Millennials and their Finances: The Struggle is Very Real

By Dylan Donley, Spring 2014 Graduate Research Assistant

financial struggleSince April is Financial Literacy Month, we are bringing you a number of blog posts that focus on none other than financial literacy. Today’s post will discuss a FINRA Investor Education Foundation study about the financial literacy and capability of millennials in contrast to other generations.

In March 2014, the FINRA Investor Education Foundation released a new study, The Financial Capability of Young Adults – A Generational View. In this study, FINRA came to some fairly startling conclusions about millennials and their basic financial literacy and capability (startling to me personally being a millennial). Overall, the study indicated that “millennials display low levels of financial literacy, engage in problematic financial behaviors and express concerns about their debt.” While some of these findings may not come as a complete surprise given the economic recession this country has experienced, the main issue for many millennials now in trying to cope with the effects of the Great Recession is dealing with and overcoming their lack of financial knowledge.

The study measured the financial literacy of millennials, gen Xers, baby boomers, and silent generationers by asking five questions covering fundamental concepts of economics and finance expressed in everyday life, such as calculating interest accrued in a savings account. Based on this test, the study concluded that only 24% of millennials could answer four or five questions correctly, in contrast to the gen Xers (38%), baby boomers (48%), and the silent generation (55%).

At the same time, the study also noted that the millennials were less likely to take advantage of financial education opportunities to increase their financial literacy: only 61% of millennials who were given the opportunity to participate in financial education actually did so, whereas 68% of gen Xers, 72% of baby boomers, and 73% of silent generationers participated in financial education programs when offered.

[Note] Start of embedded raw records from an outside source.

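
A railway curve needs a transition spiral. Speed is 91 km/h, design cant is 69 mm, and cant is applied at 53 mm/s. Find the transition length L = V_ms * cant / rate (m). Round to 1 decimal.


Convert speed: V = 91 / 3.6 = 25.2778 m/s
L = 25.2778 * 69 / 53
L = 1744.1667 / 53
L = 32.9 m

32.9


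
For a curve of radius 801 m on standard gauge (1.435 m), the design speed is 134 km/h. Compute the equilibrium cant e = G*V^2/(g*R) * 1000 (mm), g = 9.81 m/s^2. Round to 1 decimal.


Convert speed: V = 134 / 3.6 = 37.2222 m/s
Apply formula: e = 1.435 * 37.2222^2 / (9.81 * 801)
e = 1.435 * 1385.4938 / 7857.81
e = 0.25302 m = 253.0 mm

253.0


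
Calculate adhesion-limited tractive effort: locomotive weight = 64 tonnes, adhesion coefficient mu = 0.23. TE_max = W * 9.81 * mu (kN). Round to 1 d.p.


TE_max = W * g * mu
TE_max = 64 * 9.81 * 0.23
TE_max = 627.84 * 0.23
TE_max = 144.4 kN

144.4


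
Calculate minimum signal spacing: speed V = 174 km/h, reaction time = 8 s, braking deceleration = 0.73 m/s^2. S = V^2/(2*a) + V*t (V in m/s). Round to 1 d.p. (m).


V = 174 / 3.6 = 48.3333 m/s
Braking distance = 48.3333^2 / (2*0.73) = 1600.0761 m
Sighting distance = 48.3333 * 8 = 386.6667 m
S = 1600.0761 + 386.6667 = 1986.7 m

1986.7


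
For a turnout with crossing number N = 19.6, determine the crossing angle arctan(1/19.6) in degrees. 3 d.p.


1/N = 1/19.6 = 0.05102
angle = arctan(0.05102) = 0.050976 rad
angle = 0.050976 * 180/pi = 2.921 degrees

2.921


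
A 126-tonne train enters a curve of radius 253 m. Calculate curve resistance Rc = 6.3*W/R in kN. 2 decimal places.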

The study also focused on the debt concerns of millennials in contrast to other generations. According to the study, 46% of millennials are concerned about having too much debt (slightly less than gen Xers at 50%), whereas 38% of baby boomers and 23% of respondents from the “silent generation” are concerned about having too much debt. Relating to student debt specifically, 55% of millennials are concerned they may not be able to pay off their debt. This figure is on par with gen Xers and only slightly higher than the 50% figure for baby boomers. Across the board, student debt is a major concern for all generations.

However, 43% of millennials engaged in non-bank forms of borrowing that have high interest rates, such as pawn shop loans and pay day lenders, while only 21% of baby boomers and 8% of “silent generation” respondents used such forms of borrowing.

These statistics certainly indicate that millennials have a long way to go in terms of increasing their financial knowledge to effectively handle the many negative economic conditions that we are all faced with in today’s society. There are, however, a number of things millennials can do to jump start their financial literacy:

(1)   Take advantage of offered financial education programs

(2)   Utilize FINRA,, and NASAA financial education resources

(3)   Take the FINRA Financial Literacy Quiz to see how you stack up against the average millennial.